Mental health outcomes
Psychological distress/morbidity (ten studies): Eight studies reported a significant association between relocation and psychological morbidity.
Post-traumatic stress disorder syndrome and/or symptoms (eleven studies): Six studies showed a significant association between relocation and post-traumatic stress disorder syndrome and/or symptoms.
Depression (ten studies): Five studies reported a significant association between relocation and depression.
Physical health outcomes
Self-reported health (five studies): One study reported a significant association between relocation status and disaster-related health decline.

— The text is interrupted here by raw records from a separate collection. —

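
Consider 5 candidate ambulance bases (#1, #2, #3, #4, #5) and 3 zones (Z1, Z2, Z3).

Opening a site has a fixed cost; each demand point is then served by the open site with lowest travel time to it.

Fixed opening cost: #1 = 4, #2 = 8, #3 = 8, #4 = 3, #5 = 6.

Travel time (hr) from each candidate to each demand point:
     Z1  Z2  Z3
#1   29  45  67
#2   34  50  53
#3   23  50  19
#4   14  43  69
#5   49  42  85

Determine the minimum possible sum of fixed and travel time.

Open {#3, #4}: assign each demand point to its cheapest open site.
  Z1→#4 14, Z2→#4 43, Z3→#3 19
  travel time 76, fixed 11 → total 87.
Compare {#1, #3, #4}: travel time 76 + fixed 15 = 91.
Compare {#3, #4, #5}: travel time 75 + fixed 17 = 92.
Compare {#2, #3, #4}: travel time 76 + fixed 19 = 95.
All other subsets cost ≥ 91. Minimum total cost: 87.

87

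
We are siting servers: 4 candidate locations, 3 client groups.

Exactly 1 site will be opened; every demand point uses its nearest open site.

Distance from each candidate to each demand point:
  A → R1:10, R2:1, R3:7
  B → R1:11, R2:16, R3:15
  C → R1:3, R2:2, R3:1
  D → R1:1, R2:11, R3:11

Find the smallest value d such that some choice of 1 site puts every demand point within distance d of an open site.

3

Open {C}.
  Farthest demand point is R1 at distance 3 (to C); all others are ≤ 3.
With {A} the worst case is 10.
With {D} the worst case is 11.
No size-1 selection achieves below 3.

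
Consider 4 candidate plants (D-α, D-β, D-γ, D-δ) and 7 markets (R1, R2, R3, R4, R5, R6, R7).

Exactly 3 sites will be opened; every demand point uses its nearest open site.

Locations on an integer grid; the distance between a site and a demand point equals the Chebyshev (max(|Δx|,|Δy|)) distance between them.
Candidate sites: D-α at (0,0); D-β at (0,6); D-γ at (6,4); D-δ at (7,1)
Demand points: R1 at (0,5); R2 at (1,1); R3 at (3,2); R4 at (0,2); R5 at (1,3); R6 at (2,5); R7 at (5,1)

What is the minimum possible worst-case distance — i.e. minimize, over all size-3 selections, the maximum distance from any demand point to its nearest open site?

3

Open {D-α, D-β, D-γ}.
  Farthest demand point is R3 at distance 3 (to D-α); all others are ≤ 3.
With {D-α, D-β, D-δ} the worst case is 3.
With {D-α, D-γ, D-δ} the worst case is 5.
No size-3 selection achieves below 3.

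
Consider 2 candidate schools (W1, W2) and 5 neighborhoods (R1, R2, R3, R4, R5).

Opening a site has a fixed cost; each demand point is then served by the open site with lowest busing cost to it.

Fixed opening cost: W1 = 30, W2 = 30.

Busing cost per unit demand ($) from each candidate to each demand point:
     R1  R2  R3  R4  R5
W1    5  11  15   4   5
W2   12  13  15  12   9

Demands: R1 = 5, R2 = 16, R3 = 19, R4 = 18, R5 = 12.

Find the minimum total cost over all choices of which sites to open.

648

Open {W1}: assign each demand point to its cheapest open site.
  R1→W1 5×5=25, R2→W1 16×11=176, R3→W1 19×15=285, R4→W1 18×4=72, R5→W1 12×5=60
  busing cost 618, fixed 30 → total 648.
Compare {W1, W2}: busing cost 618 + fixed 60 = 678.
Compare {W2}: busing cost 877 + fixed 30 = 907.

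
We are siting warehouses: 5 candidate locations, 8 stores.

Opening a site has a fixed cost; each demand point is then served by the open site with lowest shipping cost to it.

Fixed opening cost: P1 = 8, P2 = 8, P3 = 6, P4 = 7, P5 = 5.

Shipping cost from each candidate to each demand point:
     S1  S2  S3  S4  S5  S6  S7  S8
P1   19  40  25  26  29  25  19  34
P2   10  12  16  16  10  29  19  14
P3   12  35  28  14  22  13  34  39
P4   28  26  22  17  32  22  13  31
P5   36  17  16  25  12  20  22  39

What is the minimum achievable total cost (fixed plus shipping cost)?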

Medical complaints/utilisation (three studies): Three studies showed that relocated individuals were more likely to use medical services, particularly for psychological problems.
Mortality (two studies): Two studies showed that death rates were not subsequently elevated in relocated individuals.
Post-event injury (two studies): One study showed an association between relocation and post-event injuries, but one study did not.
Outcomes assessing vulnerable groups prone to suffer from adverse consequences as a result of relocation were also reported.